Reunidos na Cinelândia, manifestantes pró-Goulart tentaram invadir o Clube Militar, mas foram rechaçados a tiros. Instigados ao vivo pelo apresentador de rádio e de TV Flávio Cavalcanti, bandos anticomunistas atearam fogo à sede da União Nacional dos Estudantes, a UNE, na Praia do Flamengo. Em toda a cidade, tropas policiais e militares começaram a prender líderes políticos ligados a Goulart. A Faculdade Nacional de Filosofia foi atacada a tiros de metralhadora.

No Centro da cidade, uma reunião de emergência convocada pelo Comando Geral dos Trabalhadores foi dissolvida, com prisões de alguns líderes importantes. O jornal Última Hora, de Samuel Wainer, foi empastelado. Às 17 horas, oficiais da Marinha conseguiram tomar o prédio de seu ministério. Houve violentos conflitos entre manifestantes e soldados nas ruas da ex-capital, com mortos e feridos.

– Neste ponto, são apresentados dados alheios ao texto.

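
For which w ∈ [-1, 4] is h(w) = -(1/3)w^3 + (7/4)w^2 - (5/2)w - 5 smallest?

h'(w) = -w^2 + (7/2)w - 5/2, which vanishes at w = 1 and w = 5/2.
Compare values at every candidate in [-1, 4]: h(-1) = -5/12,  h(1) = -73/12,  h(5/2) = -265/48,  h(4) = -25/3.
The minimum over the interval is -25/3, attained at w = 4.

4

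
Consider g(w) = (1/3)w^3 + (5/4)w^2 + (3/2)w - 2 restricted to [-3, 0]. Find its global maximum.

g'(w) = w^2 + (5/2)w + 3/2, which vanishes at w = -3/2 and w = -1.
Evaluating at the critical points and endpoints: g(-3) = -17/4; g(-3/2) = -41/16; g(-1) = -31/12; g(0) = -2.
Hence the absolute maximum is -2 at w = 0.

-2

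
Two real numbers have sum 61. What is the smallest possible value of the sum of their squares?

With a + b = 61, a^2 + b^2 = a^2 + (61 − a)^2.
The derivative 2a − 2(61 − a) = 4a − 122 vanishes at a = 61/2; second derivative 4 > 0, a minimum.
The minimum is 2·(61/2)^2 = 3721/2.

3721/2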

Às 23h30, Goulart voou para Porto Alegre, onde esperava resistir com apoio do Exército. De madrugada, com o Congresso Nacional cercado por tropas militares e sob protesto de um grupo de parlamentares, seu presidente, o senador Auro de Moura Andrade, declarou a vacância da Presidência, embora o presidente ainda estivesse em território nacional. Às 11h45 do dia 2 de abril, ele fugiu para São Borja, dali rumando para uma fazenda no Uruguai.

Por alguns dias, para dar uma aparência de legalidade ao golpe, a Presidência da República passou a ser ocupada pelo presidente da Câmara dos Deputados, Ranieri Mazzilli. Conduzido ao Planalto “em um carro literalmente coberto por homens armados”, como relatou o terceiro secretário da Embaixada Americana em Brasília, Robert Bentley, Mazzilli tomou o poder na calada da noite. Ainda no dia 2, os Estados Unidos reconheceram o novo regime. Começava o período da oficialmente chamada Revolução Democrática de 1964.

João Roberto Martins Filho é professor da Universidade Federal de São Carlos e organizador de O golpe de 1964 e o regime militar: novas perspectivas (Edufscar, 2006).